The Company may, at its option, at any time and from time to time, on or after March 15, 2018, redeem the Notes in whole or in part upon not less than 30 days’ nor more than 60 days’ written notice by mail prior to the date fixed for redemption thereof, at a redemption price equal to 100% of the outstanding principal amount thereof plus accrued and unpaid interest payments otherwise payable for the then-current quarterly interest period accrued to the date fixed for redemption. On and after any redemption date, interest will cease to accrue on the redeemed Notes.

 

The Indenture contains customary events of default and cure provisions. If an uncured default occurs and is continuing, the Series Trustee or the holders of at least 25% in principal amount of the Notes may declare the Notes to be immediately due and payable.

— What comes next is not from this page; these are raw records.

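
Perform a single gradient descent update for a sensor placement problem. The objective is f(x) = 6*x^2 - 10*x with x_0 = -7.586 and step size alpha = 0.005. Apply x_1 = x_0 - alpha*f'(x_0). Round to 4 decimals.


We compute the gradient at x_0 and apply the update.
f'(x) = 12*x - 10
f'(-7.586) = 12*-7.586 - 10 = -101.032
x_1 = -7.586 - 0.005*-101.032 = -7.0808


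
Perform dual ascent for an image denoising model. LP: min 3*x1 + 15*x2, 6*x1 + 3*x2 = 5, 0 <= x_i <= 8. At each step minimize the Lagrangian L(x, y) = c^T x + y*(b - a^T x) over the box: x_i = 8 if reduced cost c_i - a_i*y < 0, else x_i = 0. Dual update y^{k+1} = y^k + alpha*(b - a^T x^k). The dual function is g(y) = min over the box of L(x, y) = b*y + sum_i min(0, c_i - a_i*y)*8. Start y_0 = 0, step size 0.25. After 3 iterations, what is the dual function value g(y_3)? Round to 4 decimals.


Dual ascent for LP: min 3*x1 + 15*x2, 6*x1 + 3*x2 = 5, 0 <= x_i <= 8
Step 1: y^k = 0.0, reduced costs: (3.0, 15.0)
  x^k = (0.0, 0.0), subgradient = b - a^T x = 5.0
  y^{k+1} = 0.0 + 0.25*5.0 = 1.25
Step 2: y^k = 1.25, reduced costs: (-4.5, 11.25)
  x^k = (8.0, 0.0), subgradient = b - a^T x = -43.0
  y^{k+1} = 1.25 + 0.25*-43.0 = -9.5
Step 3: y^k = -9.5, reduced costs: (60.0, 43.5)
  x^k = (0.0, 0.0), subgradient = b - a^T x = 5.0
  y^{k+1} = -9.5 + 0.25*5.0 = -8.25
Dual objective at y_3 = -8.25: reduced costs (52.5, 39.75), box minimizer x = (0.0, 0.0)
g(y_3) = b*y + (c1 - a1*y)*x1 + (c2 - a2*y)*x2 = 5*(-8.25) + 52.5*0.0 + 39.75*0.0 = -41.25 + 0.0 + 0.0 = -41.25


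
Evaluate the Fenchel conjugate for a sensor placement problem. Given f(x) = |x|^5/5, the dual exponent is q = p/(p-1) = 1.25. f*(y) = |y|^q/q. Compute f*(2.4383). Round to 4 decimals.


The conjugate exponent q satisfies 1/p + 1/q = 1.
p = 5, so q = 5/(5 - 1) = 1.25
|y|^q = 2.4383^1.25 = 3.0469
f*(2.4383) = 3.0469 / 1.25 = 2.4375


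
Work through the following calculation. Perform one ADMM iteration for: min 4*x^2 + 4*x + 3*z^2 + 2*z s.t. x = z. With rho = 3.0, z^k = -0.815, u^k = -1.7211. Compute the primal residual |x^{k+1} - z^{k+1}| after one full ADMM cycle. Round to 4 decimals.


ADMM iteration with rho = 3.0, z^k = -0.815, u^k = -1.7211
Step 1: x-update.
Minimize 4*x^2 + 4*x + (3.0/2)*(x + 0.815 - 1.7211)^2
FOC: (2*4 + 3.0)*x = -4 + 3.0*(-0.815 + 1.7211)
x^{k+1} = -0.1165
Step 2: z-update.
Minimize 3*z^2 + 2*z + (3.0/2)*(-0.1165 - z - 1.7211)^2
FOC: (2*3 + 3.0)*z = -2 + 3.0*(-0.1165 - 1.7211)
z^{k+1} = -0.8348
Step 3: u-update.
u^{k+1} = -1.7211 - 0.1165 + 0.8348 = -1.0029
Step 4: Primal residual = |-0.1165 + 0.8348| = 0.7182


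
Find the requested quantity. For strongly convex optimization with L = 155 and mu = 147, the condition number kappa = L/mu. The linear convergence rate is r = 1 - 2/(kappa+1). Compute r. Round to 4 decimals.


Step 1: Compute the condition number.
kappa = L/mu = 155/147 = 1.0544
Step 2: Compute the convergence rate.
r = 1 - 2/(kappa + 1) = 1 - 2*mu/(L + mu) = (L - mu)/(L + mu) = 8/302 = 0.0265


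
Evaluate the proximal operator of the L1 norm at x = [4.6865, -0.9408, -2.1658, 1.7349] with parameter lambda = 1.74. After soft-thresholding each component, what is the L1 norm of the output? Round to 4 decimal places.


Soft-thresholding with lambda = 1.74:
prox(4.6865) = sign(4.6865)*max(|4.6865| - 1.74, 0) = 2.9465
prox(-0.9408) = sign(-0.9408)*max(|-0.9408| - 1.74, 0) = 0.0
prox(-2.1658) = sign(-2.1658)*max(|-2.1658| - 1.74, 0) = -0.4258
prox(1.7349) = sign(1.7349)*max(|1.7349| - 1.74, 0) = 0.0
prox(x) = [2.9465, 0.0, -0.4258, 0.0]
||prox(x)||_1 = 2.9465 + 0.0 + 0.4258 + 0.0 = 3.3723


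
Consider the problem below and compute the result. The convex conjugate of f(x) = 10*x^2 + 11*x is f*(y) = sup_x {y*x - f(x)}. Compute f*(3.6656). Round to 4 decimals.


f*(y) = sup_x {y*x - a*x^2 - b*x} = sup_x {(y-b)*x - a*x^2}
FOC: (y - b) - 2a*x = 0 => x* = (y - b)/(2a)
x* = (3.6656 - 11)/(2*10) = -0.3667
f*(3.6656) = (y-b)^2/(4a) = (3.6656 - 11)^2/(4*10)
= 53.7934/40 = 1.3448


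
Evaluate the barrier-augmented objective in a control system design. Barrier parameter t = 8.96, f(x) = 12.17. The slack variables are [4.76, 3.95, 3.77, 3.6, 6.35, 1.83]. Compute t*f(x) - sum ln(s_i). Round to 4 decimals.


Step 1: Compute log-barrier.
ln values: [1.5602, 1.3737, 1.3271, 1.2809, 1.8485, 0.6043]
phi = -(1.5602 + 1.3737 + 1.3271 + 1.2809 + 1.8485 + 0.6043) = -7.9947
Step 2: Compute augmented objective.
t*f(x) = 8.96*12.17 = 109.0432
Total = 109.0432 - 7.9947 = 101.0485


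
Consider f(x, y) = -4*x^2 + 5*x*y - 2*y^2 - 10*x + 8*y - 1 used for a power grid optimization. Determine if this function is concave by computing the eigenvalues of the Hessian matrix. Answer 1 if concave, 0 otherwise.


The Hessian of f(x,y) = -4*x^2 + 5*x*y - 2*y^2 - 10*x + 8*y - 1 is:
H = [[-8, 5], [5, -4]]
Trace = -8 - 4 = -12
Determinant = -8*-4 - (5)^2 = 7
Discriminant = (-12)^2 - 4*7 = 116.0
Eigenvalues: lambda_1 = -11.3852, lambda_2 = -0.6148
The function is concave.

1


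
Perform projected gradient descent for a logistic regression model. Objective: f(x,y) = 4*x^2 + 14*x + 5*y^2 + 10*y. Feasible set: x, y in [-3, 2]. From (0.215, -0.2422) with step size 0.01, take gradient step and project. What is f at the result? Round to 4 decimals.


Step 1: Compute gradient at (0.215, -0.2422).
grad_x = 2*4*0.215 + 14 = 15.72
grad_y = 2*5*-0.2422 + 10 = 7.578
Step 2: Gradient step.
x_raw = 0.215 - 0.01*15.72 = 0.0578
y_raw = -0.2422 - 0.01*7.578 = -0.318
Step 3: Project onto [-3, 2].
x_proj = clip(0.0578) = 0.0578
y_proj = clip(-0.318) = -0.318
Step 4: Evaluate f.
f(0.0578, -0.318) = -1.8517


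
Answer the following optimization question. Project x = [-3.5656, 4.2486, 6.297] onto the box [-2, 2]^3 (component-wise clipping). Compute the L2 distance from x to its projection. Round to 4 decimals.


Project each component onto [-2, 2].
clip(-3.5656) = -2.0, clip(4.2486) = 2.0, clip(6.297) = 2.0
Projection = [-2.0, 2.0, 2.0]
Squared diffs: [2.4511, 5.0562, 18.4642]
Distance = sqrt(25.9715) = 5.0962


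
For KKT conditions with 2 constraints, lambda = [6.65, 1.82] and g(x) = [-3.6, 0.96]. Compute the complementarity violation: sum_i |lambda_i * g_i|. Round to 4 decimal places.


KKT complementary slackness check:
lambda_1 * g_1 = 6.65 * -3.6 = -23.94
lambda_2 * g_2 = 1.82 * 0.96 = 1.7472
Total violation = 23.94 + 1.7472 = 25.6872


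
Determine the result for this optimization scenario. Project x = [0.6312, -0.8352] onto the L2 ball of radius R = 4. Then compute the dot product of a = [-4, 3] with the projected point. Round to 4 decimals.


Step 1: Compute ||x|| (intermediates to 6 decimals).
||x|| = sqrt(0.6312^2 + (-0.8352)^2) = 1.046887
Step 2: Project.
Since ||x|| <= R, proj = x (no scaling needed).
proj(x) = [0.6312, -0.8352]
Step 3: Dot product.
a^T * proj(x) = -4*0.6312 + 3*(-0.8352) = -5.0304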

In the case of an event of default involving the Company’s bankruptcy, insolvency or reorganization, or that of any of the Company’s significant deficiencies, the principal of, and accrued and unpaid interest on, all Notes will automatically become due and payable.

 

The foregoing description of the Base Indenture, Second Supplemental Indenture and the Notes does not purport to be complete and is qualified in its entirety by reference to the full text of the Base Indenture, form of Second Supplemental Indenture and the form of Note, copies of which are attached to this Current Report on Form 8-K as Exhibits 4.1, 4.2 and 4.3, respectively, and are incorporated herein by reference and into the Registration Statement.

 

Item 2.03.Creation of a Direct Financial Obligation or an Obligation under an Off-Balance Sheet Arrangement of a Registrant.

 

The information regarding the Notes and the Indenture set forth in Item 1.01 is incorporated herein by reference.

 

Item 9.01.Financial Statements and Exhibits.

 

(d)Exhibits.

 

Exhibit No.

 

Description

1.1   Underwriting Agreement, dated as of March 11, 2015, among the Company and RBC Capital Markets, LLC, as representative of the several underwriters named therein.
     
4.1   Base Indenture, dated as of May 1, 2013, between the Company and Wells Fargo Bank, National Association, as Trustee (incorporated by reference to Exhibit 4.1 to the Company’s Current Report on Form 8-K filed May, 1, 2013).
     
4.2   Form of the Second Supplemental Indenture, to be dated as of March 18, 2015, between the Company and the Bank of New York Mellon, as Series Trustee.
     
4.3   Form of 6.750% Note due 2025.
     
5.1   Opinion of Hunton & Williams LLP.
     
23.1   Consent of Hunton & Williams LLP to the filing of Exhibit 5.1 herewith (included in Exhibit 5.1).

 

 
 

 

SIGNATURE

 

Pursuant to the requirements of the Securities Exchange Act of 1934, the registrant has duly caused this Report to be signed on its behalf by the undersigned hereunto duly authorized.

 

  ARLINGTON ASSET INVESTMENT CORP.
     
Date: March 17, 2015    
  By: /s/ Kurt R. Harrington
  Name:   Kurt R. Harrington
  Title: Executive Vice President, Chief Financial Officer  and Treasurer

 

 
 

 

EXHIBIT INDEX

 

Exhibit No.

 

Description

1.1   Underwriting Agreement, dated as of March 11, 2015, among the Company and RBC Capital Markets, LLC, as representative of the several underwriters named therein.
     
4.1   Base Indenture, dated as of May 1, 2013, between the Company and Wells Fargo Bank, National Association, as Trustee (incorporated by reference to Exhibit 4.1 to the Company’s Current Report on Form 8-K filed May, 1, 2013).
     
4.2   Form of the Second Supplemental Indenture, to be dated as of March 18, 2015, between the Company and the Bank of New York Mellon, as Series Trustee.
     
4.3   Form of 6.750% Note due 2025.
     
5.1   Opinion of Hunton & Williams LLP.
     
23.1   Consent of Hunton & Williams LLP to the filing of Exhibit 5.1 herewith (included in Exhibit 5.1).